I'd like to help beat this dead horse a bit...
I've had my Canon EOS 77D, a 24 megapixel camera with Canon's DIGIC 7 processor, for several months now. I bought it because I had no experience with mirrorless and didn't really know anything about it.
My wife was tired of me leaving the 77D on various manual settings or with random lenses on, she couldn't just pick it up and take pictures. I bought her a cheap Canon EOS M100 a couple of weeks ago as an early Christmas present. Camera is about as stripped-down of on-body controls as you can get, almost all of the settings are through on-screen menus, but the heart of the M100 is the same 24 megapixel sensor with dual-pixel autofocus and same DIGIC 7 processor as that 77D.
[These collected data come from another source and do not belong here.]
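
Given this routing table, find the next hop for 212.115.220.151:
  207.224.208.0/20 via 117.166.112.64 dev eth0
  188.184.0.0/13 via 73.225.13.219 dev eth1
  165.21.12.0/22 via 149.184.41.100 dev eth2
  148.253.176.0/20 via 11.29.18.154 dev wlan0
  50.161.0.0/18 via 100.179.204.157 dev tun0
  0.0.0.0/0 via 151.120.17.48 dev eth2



Longest prefix match for 212.115.220.151:
  /20 207.224.208.0: no
  /13 188.184.0.0: no
  /22 165.21.12.0: no
  /20 148.253.176.0: no
  /18 50.161.0.0: no
  /0 0.0.0.0: MATCH
Selected: next-hop 151.120.17.48 via eth2 (matched /0)


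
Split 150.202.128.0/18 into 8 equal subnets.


New prefix = 18 + 3 = 21
Each subnet has 2048 addresses
  150.202.128.0/21
  150.202.136.0/21
  150.202.144.0/21
  150.202.152.0/21
  150.202.160.0/21
  150.202.168.0/21
  150.202.176.0/21
  150.202.184.0/21
Subnets: 150.202.128.0/21, 150.202.136.0/21, 150.202.144.0/21, 150.202.152.0/21, 150.202.160.0/21, 150.202.168.0/21, 150.202.176.0/21, 150.202.184.0/21


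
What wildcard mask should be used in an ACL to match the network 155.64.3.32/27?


Subnet mask: 255.255.255.224
Wildcard = 255.255.255.255 - subnet mask
255 - 255 = 0
255 - 255 = 0
255 - 255 = 0
255 - 224 = 31
Wildcard: 0.0.0.31


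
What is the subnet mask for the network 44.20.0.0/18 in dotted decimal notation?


/18 means 18 network bits, 14 host bits
Binary: 11111111111111111100000000000000
Mask: 255.255.192.0


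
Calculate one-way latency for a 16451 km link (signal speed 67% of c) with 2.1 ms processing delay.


Speed = 0.67 * 3e5 km/s = 201000 km/s
Propagation delay = 16451 / 201000 = 0.0818 s = 81.8458 ms
Processing delay = 2.1 ms
Total one-way latency = 83.9458 ms


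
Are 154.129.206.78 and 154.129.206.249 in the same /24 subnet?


Mask: 255.255.255.0
154.129.206.78 AND mask = 154.129.206.0
154.129.206.249 AND mask = 154.129.206.0
Yes, same subnet (154.129.206.0)


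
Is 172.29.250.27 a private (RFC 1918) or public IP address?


RFC 1918 private ranges:
  10.0.0.0/8 (10.0.0.0 - 10.255.255.255)
  172.16.0.0/12 (172.16.0.0 - 172.31.255.255)
  192.168.0.0/16 (192.168.0.0 - 192.168.255.255)
Private (in 172.16.0.0/12)


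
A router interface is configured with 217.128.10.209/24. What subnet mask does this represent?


/24 means 24 network bits, 8 host bits
Binary: 11111111111111111111111100000000
Mask: 255.255.255.0


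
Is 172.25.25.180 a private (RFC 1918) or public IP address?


RFC 1918 private ranges:
  10.0.0.0/8 (10.0.0.0 - 10.255.255.255)
  172.16.0.0/12 (172.16.0.0 - 172.31.255.255)
  192.168.0.0/16 (192.168.0.0 - 192.168.255.255)
Private (in 172.16.0.0/12)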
I've played with the M100 a bit now, both with the 15-45mm EFM kit-lens for outdoors/bright light settings and with my 24mm f/2.8 EFS pancake lens on an adapter for indoors/darker lighting, and based on using that 24mm, we went out and bought the 22mm f/2 EFM pancake lens for indoors shooting. Both the native zoom lens and native prime lens are wonderful, and are incredibly small and easy to carry, providing excellent image quality simply because the lens designs don't have to leave an extra full inch between the lens and the sensor to make room for the mirror, and for the APS-C sensor, aren't based on designs that might originally have been for full-frame and don't use a mounting-flange designed to clear a 36mm by 24mm sensor. In short, being sized for the sensor and without a mirror, everything can be smaller and can still produce image quality rivaling the same sensor on a Canon DSLR.
I love shooting with my 77D, but had I known what mirrorless was about back when I was camera shopping, it's very likely I'd have ended up with either an M5, M6 with add-on viewfinder, or an M50, and not with another DSLR. But because I'd had years of hobbyist experience with a Rebel XS, I went with what was familiar in camera body size, and as such I have a fairly large camera backpack full of moderately large lenses. I won't be replacing the 77D anytime soon, and arguably there are still plenty of situations where I'd have to go with an EF or EFS lens and an adapter to get the right lens for the right setting, but I'd probably still be ahead of the game in size and weight even if I had to carry that adapter for decent telephoto zoom or for that power-zoom-control 18-135mm for video. Mirrorless is the direction of the future, so long as manufacturers figure out what they need. Sony seems to have gotten it, Canon is on its way. Others I couldn't say, but I suspect they're going to figure it out too if they still want to sell products.